My previous post on the essay by Bertrand Meyer on Beautiful Architecture – Functional Programming versus Object Oriented Programming gave me some inspiration to revisit some of my Functional C# programming I had done in the past as well as the Functional C# library.  There are some very interesting ideas on how we can mix and match paradigms to create even more extensible and powerful software.  Instead of squabbling about which is a more extensible paradigm, let’s walk through some ideas.

Extensibility Through Closures

One of the first areas that I covered was extensibility through the use of closures.  For example, we  can expose a certain aspect of our API for configuration while the implementing function handles the boilerplate around it, which could include managing resources, object lifetimes, etc.   To make this a little more concrete, let’s walk through an example.   Say we want to execute a system process with some given configuration information.  The underlying function will create the process with the configuration, wait for the exit and return us an error code.  In order to configure this process, we can expose the configuration through a closure in which we are free to set any number of properties.  Below is the implementation as written in F#.

open System.Diagnostics
let execProcess (infoAction : ProcessStartInfo -> unit) : int =
  use p = new Process()
  infoAction p.StartInfo
  p.Start() |> ignore
  p.WaitForExit()
  p.ExitCode

This is a fairly straight forward implementation to create a process, execute the closure with the configuration information, start the process, wait for the exit and return us the error code.  Then, we’re able to run simple processes such as the following:

let code = 
  execProcess (fun info ->  
    info.FileName <- "xcopy.exe"  
    info.Arguments <- "/E dir1 dir2")

With very little effort, we’re able to launch a process, have its lifetime managed, all through the use of a closure as our extensibility point.  This is a pretty basic example, so let’s get a little more advanced.  There are tools out there designed with some of these ideas in mind already.

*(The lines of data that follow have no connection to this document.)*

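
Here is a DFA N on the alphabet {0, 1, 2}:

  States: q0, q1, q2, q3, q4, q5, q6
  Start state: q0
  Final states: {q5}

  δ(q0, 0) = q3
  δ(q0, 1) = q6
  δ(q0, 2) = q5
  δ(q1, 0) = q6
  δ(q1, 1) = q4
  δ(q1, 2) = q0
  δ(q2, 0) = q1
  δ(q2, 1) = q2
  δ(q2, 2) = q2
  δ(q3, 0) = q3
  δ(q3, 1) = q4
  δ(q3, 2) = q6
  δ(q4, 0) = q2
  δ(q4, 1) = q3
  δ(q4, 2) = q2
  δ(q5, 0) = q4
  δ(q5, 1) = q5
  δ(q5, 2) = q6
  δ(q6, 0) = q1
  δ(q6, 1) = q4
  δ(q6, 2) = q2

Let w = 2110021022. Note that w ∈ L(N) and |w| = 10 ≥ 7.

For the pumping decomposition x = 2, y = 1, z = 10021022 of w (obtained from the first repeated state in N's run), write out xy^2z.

21110021022

xy^2z = 2·1·1·10021022 = 21110021022.
Reading y = 1 takes N from q5 back to q5, so after x·y·y the machine is still in q5, and z then leads to the accepting state q5. Hence 21110021022 ∈ L(N).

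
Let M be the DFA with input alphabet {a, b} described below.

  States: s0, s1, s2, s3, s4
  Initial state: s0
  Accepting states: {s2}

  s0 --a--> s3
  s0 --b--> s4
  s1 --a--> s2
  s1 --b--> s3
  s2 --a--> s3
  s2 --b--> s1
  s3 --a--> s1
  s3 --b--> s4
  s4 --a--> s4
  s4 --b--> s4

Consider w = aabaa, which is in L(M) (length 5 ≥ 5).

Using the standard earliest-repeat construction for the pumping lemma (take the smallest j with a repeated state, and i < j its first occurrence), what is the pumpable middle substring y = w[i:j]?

Run of M on w = a a b a a:
  step 0: s0  (start)
  step 1: s3  (read a: s0→s3)
  step 2: s1  (read a: s3→s1)
  step 3: s3  (read b: s1→s3)   ← first repeat (s3 seen earlier)
  step 4: s1  (read a: s3→s1)
  step 5: s2  (read a: s1→s2)

So i = 1, j = 3, giving x = w[0:1] = a, y = w[1:3] = ab, z = w[3:5] = aa.
Check: |xy| = 3 ≤ 5 and |y| = 2 ≥ 1. Reading y takes M from s3 back to s3, so every xyⁱz is accepted.

ab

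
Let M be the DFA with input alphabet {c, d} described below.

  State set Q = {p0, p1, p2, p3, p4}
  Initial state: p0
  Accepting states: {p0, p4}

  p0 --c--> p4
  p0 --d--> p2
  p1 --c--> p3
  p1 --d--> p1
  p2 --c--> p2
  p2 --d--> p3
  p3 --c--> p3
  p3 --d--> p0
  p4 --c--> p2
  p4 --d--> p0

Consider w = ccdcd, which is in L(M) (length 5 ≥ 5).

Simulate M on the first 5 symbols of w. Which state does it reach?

Run of M on the first 5 characters of w = c c d c d:
  step 0: p0  (start)
  step 1: p4  (read c: p0→p4)
  step 2: p2  (read c: p4→p2)
  step 3: p3  (read d: p2→p3)
  step 4: p3  (read c: p3→p3)
  step 5: p0  (read d: p3→p0)

After reading 5 characters, M is in state p0.

p0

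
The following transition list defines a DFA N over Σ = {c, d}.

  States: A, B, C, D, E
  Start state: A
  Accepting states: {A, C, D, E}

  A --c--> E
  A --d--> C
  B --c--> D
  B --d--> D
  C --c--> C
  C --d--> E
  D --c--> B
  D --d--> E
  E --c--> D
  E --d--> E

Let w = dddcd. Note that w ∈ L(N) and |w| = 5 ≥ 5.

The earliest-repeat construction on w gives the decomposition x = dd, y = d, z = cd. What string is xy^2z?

xy^2z = dd·d·d·cd = ddddcd.
Reading y = d takes N from E back to E, so after x·y·y the machine is still in E, and z then leads to the accepting state E. Hence ddddcd ∈ L(N).

ddddcd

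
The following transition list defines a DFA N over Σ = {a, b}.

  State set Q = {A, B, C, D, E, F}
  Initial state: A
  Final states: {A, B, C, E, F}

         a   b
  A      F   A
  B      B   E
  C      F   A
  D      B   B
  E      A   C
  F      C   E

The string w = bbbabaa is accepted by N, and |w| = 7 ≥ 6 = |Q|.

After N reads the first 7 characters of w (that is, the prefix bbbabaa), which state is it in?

State sequence: A -b-> A -b-> A -b-> A -a-> F -b-> E -a-> A -a-> F

After reading 7 characters, N is in state F.
(This kind of state-tracing is the core of the pumping-lemma construction: with 6 states, pigeonhole forces a repeat within the first 6 steps.)

F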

With the release of Jeremy Miller’s 2.5 release of StructureMap, there has been a lot of very interesting and innovative work when it comes to registration and the use of closures as an extensibility model.  This allows us not only to add registrations of types, but also for interception capabilities as well.

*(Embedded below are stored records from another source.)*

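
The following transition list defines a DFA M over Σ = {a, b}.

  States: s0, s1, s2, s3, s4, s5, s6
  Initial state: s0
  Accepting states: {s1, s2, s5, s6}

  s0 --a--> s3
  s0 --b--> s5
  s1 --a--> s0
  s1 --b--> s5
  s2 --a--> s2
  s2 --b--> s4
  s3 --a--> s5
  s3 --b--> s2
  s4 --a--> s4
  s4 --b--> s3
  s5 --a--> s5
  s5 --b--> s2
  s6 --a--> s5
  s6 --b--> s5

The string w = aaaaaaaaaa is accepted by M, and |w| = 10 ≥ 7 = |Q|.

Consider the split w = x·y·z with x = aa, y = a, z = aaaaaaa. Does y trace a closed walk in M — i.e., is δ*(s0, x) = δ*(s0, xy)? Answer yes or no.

yes

Run of M on the first 3 characters of w = a a a:
  step 0: s0  (start)
  step 1: s3  (read a: s0→s3)
  step 2: s5  (read a: s3→s5)
  step 3: s5  (read a: s5→s5)

After x (step 2): s5. After xy (step 3): s5.
They match, so y = a drives M around a cycle from s5 back to itself; pumping y any number of times keeps M in s5 before reading z, and xyⁱz ∈ L(M) for every i ≥ 0.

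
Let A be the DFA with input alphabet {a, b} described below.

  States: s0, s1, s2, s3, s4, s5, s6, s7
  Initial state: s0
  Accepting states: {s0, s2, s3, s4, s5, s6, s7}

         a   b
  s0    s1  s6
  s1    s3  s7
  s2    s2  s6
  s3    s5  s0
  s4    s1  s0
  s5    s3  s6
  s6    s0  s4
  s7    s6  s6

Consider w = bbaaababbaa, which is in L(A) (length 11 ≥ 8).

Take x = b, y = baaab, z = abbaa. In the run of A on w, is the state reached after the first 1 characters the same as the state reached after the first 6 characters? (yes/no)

State sequence: s0 -b-> s6 -b-> s4 -a-> s1 -a-> s3 -a-> s5 -b-> s6

After x (step 1): s6. After xy (step 6): s6.
They match, so y = baaab drives A around a cycle from s6 back to itself; pumping y any number of times keeps A in s6 before reading z, and xyⁱz ∈ L(A) for every i ≥ 0.

yes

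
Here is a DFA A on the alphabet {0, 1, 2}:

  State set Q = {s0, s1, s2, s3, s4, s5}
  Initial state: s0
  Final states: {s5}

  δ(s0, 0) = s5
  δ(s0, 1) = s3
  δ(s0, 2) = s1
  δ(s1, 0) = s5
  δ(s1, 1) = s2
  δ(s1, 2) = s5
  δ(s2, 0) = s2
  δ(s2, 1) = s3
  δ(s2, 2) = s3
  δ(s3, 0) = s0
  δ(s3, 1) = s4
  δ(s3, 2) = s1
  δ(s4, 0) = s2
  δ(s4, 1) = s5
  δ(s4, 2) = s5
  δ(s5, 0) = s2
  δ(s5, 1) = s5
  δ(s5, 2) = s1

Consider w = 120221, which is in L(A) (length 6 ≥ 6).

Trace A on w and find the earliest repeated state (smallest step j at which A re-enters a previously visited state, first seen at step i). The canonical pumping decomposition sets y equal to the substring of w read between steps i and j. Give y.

State sequence: s0 -1-> s3 -2-> s1 -0-> s5 -2-> s1 -2-> s5 -1-> s5
First repeat at step 4: s1 was already visited.

So i = 2, j = 4, giving x = w[0:2] = 12, y = w[2:4] = 02, z = w[4:6] = 21.
Check: |xy| = 4 ≤ 6 and |y| = 2 ≥ 1. Reading y takes A from s1 back to s1, so every xyⁱz is accepted.

02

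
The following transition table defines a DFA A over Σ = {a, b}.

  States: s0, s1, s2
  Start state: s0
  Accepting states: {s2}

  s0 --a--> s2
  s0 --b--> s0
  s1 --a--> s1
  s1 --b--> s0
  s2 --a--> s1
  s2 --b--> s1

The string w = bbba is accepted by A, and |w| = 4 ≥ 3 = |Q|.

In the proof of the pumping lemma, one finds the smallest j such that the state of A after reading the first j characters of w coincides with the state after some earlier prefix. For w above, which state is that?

Run of A on w = b b b a:
  step 0: s0  (start)
  step 1: s0  (read b: s0→s0)   ← first repeat (s0 seen earlier)
  step 2: s0  (read b: s0→s0)
  step 3: s0  (read b: s0→s0)
  step 4: s2  (read a: s0→s2)

The earliest repeat is at step j = 1: A is in s0, which it already visited at step i = 0.

s0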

Let’s walk through a simple example of creating the trite example of a logger and using the container registration closure to register our preferences.  Below is how I might use this in F# to both register and get an instance of my logger class.

#light

open System
open StructureMap
open Xunit

type ILogger =
  abstract member Log : string -> unit

type ConsoleLogger() =
  interface ILogger with 
    member x.Log msg = Console.WriteLine msg

[<Fact>]
let should_register_type() =
  let container = 
    new Container(Action<ConfigurationExpression>(
                    fun x -> 
                      (x.ForRequestedType<ILogger>())
                        .TheDefaultIsConcreteType<ConsoleLogger>() 
                        |> ignore))
                      
  let logger = container.GetInstance<ILogger>()                      
  Assert.NotNull logger

The code above is rather straight forward with the use of an Action<ConfigurationExpression> to register my preferences.  As F# is a more strongly typed language than C#, it will complain if my last statement returns a value when the function signature says it will not, hence the use of the ignore function.  And of course the test succeeds as expected.

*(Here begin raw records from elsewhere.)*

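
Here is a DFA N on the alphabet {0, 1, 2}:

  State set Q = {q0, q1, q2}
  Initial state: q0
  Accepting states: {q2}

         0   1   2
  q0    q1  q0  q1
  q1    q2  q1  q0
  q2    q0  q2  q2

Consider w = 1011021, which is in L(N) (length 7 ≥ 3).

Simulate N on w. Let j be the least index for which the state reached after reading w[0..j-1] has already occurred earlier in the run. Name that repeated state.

q0

State sequence: q0 -1-> q0 -0-> q1 -1-> q1 -1-> q1 -0-> q2 -2-> q2 -1-> q2
First repeat at step 1: q0 was already visited.

The earliest repeat is at step j = 1: N is in q0, which it already visited at step i = 0.
Pumping length from the standard proof: p = 3 (the number of states). The repeated state found above gives |xy| = j ≤ 3 and |y| = j − i ≥ 1.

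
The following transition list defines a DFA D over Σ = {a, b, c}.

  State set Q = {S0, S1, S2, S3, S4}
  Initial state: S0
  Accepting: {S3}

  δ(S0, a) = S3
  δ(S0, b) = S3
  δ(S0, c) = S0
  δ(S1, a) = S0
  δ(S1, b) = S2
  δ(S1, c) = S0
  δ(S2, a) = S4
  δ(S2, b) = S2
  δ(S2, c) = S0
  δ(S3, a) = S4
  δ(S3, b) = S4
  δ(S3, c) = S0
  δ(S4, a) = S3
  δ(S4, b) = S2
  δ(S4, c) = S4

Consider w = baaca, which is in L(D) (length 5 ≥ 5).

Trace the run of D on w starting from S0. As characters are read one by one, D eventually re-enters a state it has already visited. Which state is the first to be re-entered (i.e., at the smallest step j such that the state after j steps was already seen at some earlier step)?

Run of D on w = b a a c a:
  step 0: S0  (start)
  step 1: S3  (read b: S0→S3)
  step 2: S4  (read a: S3→S4)
  step 3: S3  (read a: S4→S3)   ← first repeat (S3 seen earlier)
  step 4: S0  (read c: S3→S0)
  step 5: S3  (read a: S0→S3)

The earliest repeat is at step j = 3: D is in S3, which it already visited at step i = 1.
The DFA has 5 states, so the proof of the pumping lemma guarantees a repeated state among the first 5+1 visited; the segment between the two visits is the pumpable y.

S3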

Overall, this approach works very well and I’ve been impressed with a lot of the work going on with the project.  As F# is a multi-paradigm language, IoC and other object-oriented concerns can be implemented in the language, and indeed if interoperating with other languages, it’s a good idea from the perspective of how we package our code to be consumed.  With the extensibility of the F# syntax, we could be a little more flexible in the use of language oriented programming techniques for registration, but that’s for another time.

Conclusion

This is just one of the examples that speaks to the power of functional techniques inside of the languages we already know.  There are other examples that we could cover as well in the next couple of posts which include lazy evaluation, the use of expressions as a way to rid ourselves of magic strings, as well as other ideas.